Principles that guide leadership
Moments like this call for clarity about what guides leadership decisions when the path forward is not fully defined. A small set of principles can help leaders act with consistency and intent, even amid uncertainty.
- Human-centred: Lead with empathy. Act with integrity. Create environments where people feel included, supported and able to do their best work.
- Curious and imaginative: Ask questions and truly listen – seek new views and approaches, and stay open to new ideas that move organizations forward while staying connected to people.
- Adaptive and resilient: Stay focused and flexible through change. Be bold and decisive in understanding when to stay the course and when to make a change. Turn challenges into opportunities for progress while maintaining confidence and momentum.
These principles show up in everyday leadership choices. They influence how change is explained, how expectations are set, and how people are supported as work evolves. We must change our own view of leaders from all knowing to seeking to understand, curious to learn, and a willingness to disrupt something we as leaders built when our team or the market tells us it’s time for change.

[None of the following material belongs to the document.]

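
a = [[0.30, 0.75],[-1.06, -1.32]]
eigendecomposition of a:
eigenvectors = [[-0.58-0.27j, -0.58+0.27j], [0.77+0.00j, 0.77-0.00j]]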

Leadership that builds confidence
The leaders who stand out in this environment create stability through clarity. Individual employees need to see clear paths forward and many ultimately do not. According to our research, 50% of employees do not feel technology will make work better for them, and 41% fear their role will be replaced by automation in the next two years. This uncertainty is understandable given that 39% of core workforce skills will be disrupted by 2030. However, if AI is deployed in the right way, it will enable organizations to grow, creating more opportunities for humans, not less. As leaders, it is up to us to surface questions early and explain why change is happening and how it connects to real work. This helps people understand where they fit, both now and over time, and invites those closest to the business to provide input and experience.
The future will belong not to those who go the fastest, but to those who bring the most people with them.
”It also requires leaders to be students of ourselves. The pace of change makes it impossible for any one person to have all the answers. We must know our blind spots and seek out perspectives that challenge our assumptions. All while remaining curious about what we do not yet understand and commit to continual learning and development, both for ourselves and for our teams.
This mindset builds trust. It signals that learning is expected, that it is safe to ask questions, and that growth is part of everyone’s job.
Moving forward together
AI is advancing quickly, yet people absorb change differently. Leadership requires strategies that allow progress without creating division.
A multi-tempo approach helps organizations move forward together. Some roles require sustained focus on execution, others benefit from deeper exploration and experimentation, grounded in the realities of today’s business. When leaders make room for both, performance and readiness reinforce each other. Organizations continue to deliver today while preparing people for what comes next.
Technology will continue to evolve. Work will continue to change. Leadership will be defined by how well new strategies, strong leadership, and an emphasis on people come together in practice. The future will belong not to those who go the fastest, but to those who bring the most people with them. That is how we lead the now and the next, and that is how we build a world where progress includes everyone.